Cannes Lions
WIEDEN+KENNEDY, Portland / KFC / 2018
Overview
Entries
Credits
Description
We recommitted KFC to everything that made it so special in the first place, including its founder, Colonel Sanders, and his values.
For him, every occasion was an opportunity to sell fried chicken. He was a champion for home-cooked meals. His chicken was proudly “Finger Lickin’ Good.” He had a relentless passion for quality and doing things “the Hard Way.” And if he didn’t like your gravy, or so they say, he would throw it on the floor.
In many ways, he was an ahead-of-his-time marketer: he made countless TV, radio, and print ads; appeared on game shows; sponsored a mandolin band; made Christmas albums; and even built a KFC–themed amusement-park ride. He would do anything and everything to promote KFC.
So to turn things around, we brought back the the world’s greatest chicken salesman—the Colonel himself—infusing his likeness and spirit across every one of the brand’s touchpoints.
Execution
No one man could fill the Colonel’s shoes, so on TV, the Colonel was portrayed by a rotating cast of celebrities including Billy Zane, Rob Lowe, and our first ever female Colonel, country music superstar Reba McEntire. Each new Colonel gave us something newsworthy to share with both celebrity-focused outlets and mass media.

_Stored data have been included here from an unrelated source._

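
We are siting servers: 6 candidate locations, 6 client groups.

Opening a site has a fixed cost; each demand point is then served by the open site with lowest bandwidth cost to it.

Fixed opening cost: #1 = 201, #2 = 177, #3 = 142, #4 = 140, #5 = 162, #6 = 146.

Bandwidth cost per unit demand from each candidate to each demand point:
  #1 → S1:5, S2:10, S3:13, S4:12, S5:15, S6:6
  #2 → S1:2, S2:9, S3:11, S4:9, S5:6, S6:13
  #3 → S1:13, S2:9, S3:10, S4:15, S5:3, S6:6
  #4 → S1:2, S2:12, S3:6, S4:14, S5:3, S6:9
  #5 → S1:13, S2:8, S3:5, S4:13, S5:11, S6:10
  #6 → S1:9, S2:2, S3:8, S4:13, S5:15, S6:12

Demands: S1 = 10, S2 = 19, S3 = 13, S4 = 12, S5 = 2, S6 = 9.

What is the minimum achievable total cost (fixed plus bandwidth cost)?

Open {#4, #6}: assign each demand point to its cheapest open site.
  S1→#4 10×2=20, S2→#6 19×2=38, S3→#4 13×6=78, S4→#6 12×13=156, S5→#4 2×3=6, S6→#4 9×9=81
  bandwidth cost 379, fixed 286 → total 665.
Compare {#6}: bandwidth cost 526 + fixed 146 = 672.
Compare {#2, #6}: bandwidth cost 390 + fixed 323 = 713.
Compare {#4}: bandwidth cost 581 + fixed 140 = 721.
All other subsets cost ≥ 672. Minimum total cost: 665.

665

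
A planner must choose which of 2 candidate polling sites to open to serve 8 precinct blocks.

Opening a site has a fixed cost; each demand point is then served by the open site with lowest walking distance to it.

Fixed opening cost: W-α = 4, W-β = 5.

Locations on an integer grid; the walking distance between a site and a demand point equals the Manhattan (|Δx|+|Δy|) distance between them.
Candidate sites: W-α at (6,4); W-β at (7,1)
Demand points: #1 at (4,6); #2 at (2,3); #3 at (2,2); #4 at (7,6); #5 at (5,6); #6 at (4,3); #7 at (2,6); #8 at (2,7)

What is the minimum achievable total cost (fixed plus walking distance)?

Open {W-α}: assign each demand point to its cheapest open site.
  #1→W-α 4, #2→W-α 5, #3→W-α 6, #4→W-α 3, #5→W-α 3, #6→W-α 3, #7→W-α 6, #8→W-α 7
  walking distance 37, fixed 4 → total 41.
Compare {W-α, W-β}: walking distance 37 + fixed 9 = 46.
Compare {W-β}: walking distance 59 + fixed 5 = 64.

41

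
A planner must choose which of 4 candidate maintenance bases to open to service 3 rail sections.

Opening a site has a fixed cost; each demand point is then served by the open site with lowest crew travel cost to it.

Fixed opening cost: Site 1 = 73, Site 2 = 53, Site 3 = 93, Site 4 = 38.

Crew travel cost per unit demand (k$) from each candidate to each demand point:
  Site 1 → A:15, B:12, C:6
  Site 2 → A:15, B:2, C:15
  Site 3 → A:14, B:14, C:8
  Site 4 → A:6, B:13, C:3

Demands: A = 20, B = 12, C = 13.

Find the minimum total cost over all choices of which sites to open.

Open {Site 2, Site 4}: assign each demand point to its cheapest open site.
  A→Site 4 20×6=120, B→Site 2 12×2=24, C→Site 4 13×3=39
  crew travel cost 183, fixed 91 → total 274.
Compare {Site 1, Site 2, Site 4}: crew travel cost 183 + fixed 164 = 347.
Compare {Site 4}: crew travel cost 315 + fixed 38 = 353.
Compare {Site 2, Site 3, Site 4}: crew travel cost 183 + fixed 184 = 367.
All other subsets cost ≥ 347. Minimum total cost: 274.

274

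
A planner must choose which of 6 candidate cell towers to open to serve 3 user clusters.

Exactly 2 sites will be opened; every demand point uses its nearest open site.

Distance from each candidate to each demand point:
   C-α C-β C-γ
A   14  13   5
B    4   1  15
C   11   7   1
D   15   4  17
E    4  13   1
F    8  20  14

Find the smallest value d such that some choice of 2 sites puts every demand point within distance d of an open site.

4

Open {B, C}.
  Farthest demand point is C-α at distance 4 (to B); all others are ≤ 4.
With {B, E} the worst case is 4.
With {D, E} the worst case is 4.
No size-2 selection achieves below 4.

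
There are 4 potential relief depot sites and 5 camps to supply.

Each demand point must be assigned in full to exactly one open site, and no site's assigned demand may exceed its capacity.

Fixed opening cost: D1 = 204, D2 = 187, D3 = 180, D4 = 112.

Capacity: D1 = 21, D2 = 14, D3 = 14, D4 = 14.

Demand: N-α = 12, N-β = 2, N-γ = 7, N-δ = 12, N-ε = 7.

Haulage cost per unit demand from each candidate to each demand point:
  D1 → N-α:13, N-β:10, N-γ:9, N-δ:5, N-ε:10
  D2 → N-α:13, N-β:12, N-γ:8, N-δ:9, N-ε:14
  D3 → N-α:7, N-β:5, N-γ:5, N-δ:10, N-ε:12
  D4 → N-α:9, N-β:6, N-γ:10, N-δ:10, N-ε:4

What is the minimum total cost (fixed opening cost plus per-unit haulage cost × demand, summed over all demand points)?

Open {D1, D3, D4}; cheapest assignment that respects the capacities:
  D1 (cap 21, load 19): N-γ, N-δ — cost 7×9 + 12×5 = 123
  D3 (cap 14, load 14): N-α, N-β — cost 12×7 + 2×5 = 94
  D4 (cap 14, load 7): N-ε — cost 7×4 = 28
  Shipping 245, fixed 496 → total 741.
  Any other capacity-feasible assignment to {D1, D3, D4} ships for at least 245.
Compare {D2, D3, D4}: its best feasible assignment gives total 779.
Compare {D1, D2, D4}: its best feasible assignment gives total 809.
Every other set of open sites that can feasibly serve all demand totals ≥ 779 even under its best assignment. Minimum: 741.

741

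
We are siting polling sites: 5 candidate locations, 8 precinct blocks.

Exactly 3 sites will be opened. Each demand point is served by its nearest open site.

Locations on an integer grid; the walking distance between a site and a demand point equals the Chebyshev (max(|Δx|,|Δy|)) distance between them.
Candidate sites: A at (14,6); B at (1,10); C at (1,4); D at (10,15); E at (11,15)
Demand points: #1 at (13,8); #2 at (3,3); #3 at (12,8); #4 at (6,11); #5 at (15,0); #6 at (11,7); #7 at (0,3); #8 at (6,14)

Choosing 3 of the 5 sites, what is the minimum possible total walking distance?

24

Open {A, C, D}.
  #1→A 2, #2→C 2, #3→A 2, #4→D 4, #5→A 6, #6→A 3, #7→C 1, #8→D 4  ⇒ total 24.
Compare {A, B, C}: total 26.
Compare {A, C, E}: total 26.
No size-3 selection does better; minimum is 24.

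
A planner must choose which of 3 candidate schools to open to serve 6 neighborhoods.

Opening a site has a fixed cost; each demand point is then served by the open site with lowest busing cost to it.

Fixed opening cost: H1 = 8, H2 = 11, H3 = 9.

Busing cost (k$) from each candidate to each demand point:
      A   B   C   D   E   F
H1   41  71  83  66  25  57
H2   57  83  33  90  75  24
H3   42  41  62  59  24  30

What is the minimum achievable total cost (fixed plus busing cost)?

Open {H2, H3}: assign each demand point to its cheapest open site.
  A→H3 42, B→H3 41, C→H2 33, D→H3 59, E→H3 24, F→H2 24
  busing cost 223, fixed 20 → total 243.
Compare {H1, H2, H3}: busing cost 222 + fixed 28 = 250.
Compare {H3}: busing cost 258 + fixed 9 = 267.
Compare {H1, H3}: busing cost 257 + fixed 17 = 274.
All other subsets cost ≥ 250. Minimum total cost: 243.

243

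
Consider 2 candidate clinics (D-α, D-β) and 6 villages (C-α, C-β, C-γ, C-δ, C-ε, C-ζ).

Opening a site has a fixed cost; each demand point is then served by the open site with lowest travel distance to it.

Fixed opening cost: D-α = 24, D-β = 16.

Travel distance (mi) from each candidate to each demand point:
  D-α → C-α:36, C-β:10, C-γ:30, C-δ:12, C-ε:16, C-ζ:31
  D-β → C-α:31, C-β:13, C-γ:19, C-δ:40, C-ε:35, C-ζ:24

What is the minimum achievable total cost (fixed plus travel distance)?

152

Open {D-α, D-β}: assign each demand point to its cheapest open site.
  C-α→D-β 31, C-β→D-α 10, C-γ→D-β 19, C-δ→D-α 12, C-ε→D-α 16, C-ζ→D-β 24
  travel distance 112, fixed 40 → total 152.
Compare {D-α}: travel distance 135 + fixed 24 = 159.
Compare {D-β}: travel distance 162 + fixed 16 = 178.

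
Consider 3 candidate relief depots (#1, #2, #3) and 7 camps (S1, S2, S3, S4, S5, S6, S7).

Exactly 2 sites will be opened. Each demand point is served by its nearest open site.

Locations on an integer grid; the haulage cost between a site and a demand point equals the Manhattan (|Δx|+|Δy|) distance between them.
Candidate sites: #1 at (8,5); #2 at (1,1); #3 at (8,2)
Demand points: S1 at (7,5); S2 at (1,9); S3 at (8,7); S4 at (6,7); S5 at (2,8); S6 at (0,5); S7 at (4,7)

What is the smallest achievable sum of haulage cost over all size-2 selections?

34

Open {#1, #2}.
  S1→#1 1, S2→#2 8, S3→#1 2, S4→#1 4, S5→#2 8, S6→#2 5, S7→#1 6  ⇒ total 34.
Compare {#1, #3}: total 41.
Compare {#2, #3}: total 46.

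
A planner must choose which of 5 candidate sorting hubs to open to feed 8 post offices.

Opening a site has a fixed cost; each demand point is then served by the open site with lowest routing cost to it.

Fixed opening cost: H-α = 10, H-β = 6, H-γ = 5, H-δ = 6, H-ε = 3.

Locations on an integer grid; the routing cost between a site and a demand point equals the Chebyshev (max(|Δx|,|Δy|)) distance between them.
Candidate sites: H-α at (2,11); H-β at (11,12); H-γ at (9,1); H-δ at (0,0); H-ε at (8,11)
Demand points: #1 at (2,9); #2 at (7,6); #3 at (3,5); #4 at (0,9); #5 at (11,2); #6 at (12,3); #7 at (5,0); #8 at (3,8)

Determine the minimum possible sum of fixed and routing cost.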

The Colonel would do anything and everything to sell KFC, so while our rotating celebrity Colonels drove mass coverage, a series of non-traditional executions helped drive coverage for KFC among specific niche audiences.
For example, the launch of KFC’s eStore earned rave reviews among fashion publications like GQ, Esquire, and Women’s Wear Daily. The VR training game got tech and gaming outlets to talk about KFC and the Colonel. And by launching KFC’s Zinger chicken sandwich into space, we earned coverage in the most unlikely of places, like Space.com and the New York Times science section.
Outcome
Thanks to this combination of traditional and non-traditional executions, KFC and the Colonel have been talked about all throughout 2017, appearing everywhere everywhere from the Today Show and the Atlantic to Vice and the front page of Reddit.
Eater named KFC 2017’s "#Brand of the Year" and the Colonel and the campaign have been referenced organically by shows like Curb Your Enthusiasm and Broad City.
Finally, KFC is back in pop culture with over 14 billion earned impressions in 2017 alone, compared to 8.8 billion in 2016 and 7 billion in 2015.
In KFC’s brand tracker, consideration, recommendation, and penetration have all increased in the last year, and food taste and quality metrics are the highest they’ve been in an over a year.
Best of all, the campaign has helped drive 13 consecutive quarters of sales growth. For Kentucky Fried Chicken, things are once again Finger Lickin' Good.